We climbed Mt Columbia via the normal east face route yesterday, May 7. It is still wintry up there with overnight lows of -8.5 but with strong solar warming on sun exposed slopes.
Travel conditions are good on variable surfaces varying from bulletproof to breakable to soft crusts. Coverage on the Athabasca Glacier is better than I've seen for years, with 2+ m of winter snow on the ramp onto the icefield where it is often quite thin. This snow is on old firn snow. That said, rest assured that the entire upper glacier is littered with crevasses big enough to swallow a mid-sized SUV and using the rope is de rigueur.
The seracs off both the Andromeda and Snow Dome sides are active.
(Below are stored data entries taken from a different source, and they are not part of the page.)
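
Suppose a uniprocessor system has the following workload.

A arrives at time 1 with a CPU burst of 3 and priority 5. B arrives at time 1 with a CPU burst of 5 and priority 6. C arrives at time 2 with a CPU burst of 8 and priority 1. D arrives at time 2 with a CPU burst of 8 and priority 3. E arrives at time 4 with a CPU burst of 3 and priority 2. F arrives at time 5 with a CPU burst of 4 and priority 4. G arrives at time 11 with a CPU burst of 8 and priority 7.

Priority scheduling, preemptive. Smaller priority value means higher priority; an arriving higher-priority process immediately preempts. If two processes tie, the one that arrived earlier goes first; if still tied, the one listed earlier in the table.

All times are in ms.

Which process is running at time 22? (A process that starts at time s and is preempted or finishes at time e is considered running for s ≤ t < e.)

Timeline: | idle 0-1 | A 1-2 | C 2-10 | E 10-13 | D 13-21 | F 21-25 | A 25-27 | B 27-32 | G 32-40 |
Completion: A=27  B=32  C=10  D=21  E=13  F=25  G=40
Turnaround (C−A): A=26  B=31  C=8  D=19  E=9  F=20  G=29

F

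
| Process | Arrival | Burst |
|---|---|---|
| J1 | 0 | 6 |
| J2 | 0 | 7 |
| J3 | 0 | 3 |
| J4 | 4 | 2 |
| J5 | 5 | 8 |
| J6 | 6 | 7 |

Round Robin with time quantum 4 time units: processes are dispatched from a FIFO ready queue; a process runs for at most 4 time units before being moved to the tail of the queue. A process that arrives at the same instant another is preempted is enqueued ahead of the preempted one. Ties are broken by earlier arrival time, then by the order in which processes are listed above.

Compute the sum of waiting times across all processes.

Gantt: | J1 0-4 | J2 4-8 | J3 8-11 | J4 11-13 | J1 13-15 | J5 15-19 | J6 19-23 | J2 23-26 | J5 26-30 | J6 30-33 |
Completion: J1=15  J2=26  J3=11  J4=13  J5=30  J6=33
Waiting = turnaround − burst: J1=9, J2=19, J3=8, J4=7, J5=17, J6=20
Total waiting = 9 + 19 + 8 + 7 + 17 + 20 = 80

80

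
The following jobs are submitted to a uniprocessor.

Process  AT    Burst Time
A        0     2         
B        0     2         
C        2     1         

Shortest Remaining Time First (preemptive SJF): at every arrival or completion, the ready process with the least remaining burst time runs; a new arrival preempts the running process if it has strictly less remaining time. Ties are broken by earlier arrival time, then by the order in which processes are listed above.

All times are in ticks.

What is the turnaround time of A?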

On the peak itself the snow has not set up very hard yet and there is fairly deep foot penetration. On the way down in the afternoon the surface layers were getting moist and we were potholing. I was glad that it wasn't any warmer.
On the way down today we saw there had been a slab avalanche off the steepest pitch of the Skyladder on Andromeda and we suspect it may have been triggered by two climbers we saw on Sunday May 6. This slab failed on the ice, so there isn't much skiing left on that line now.
On the drive home we noticed several recent large slab avalanches that failed near the ground on steep west facing terrain around the Columbia Icefields and Bow Summit.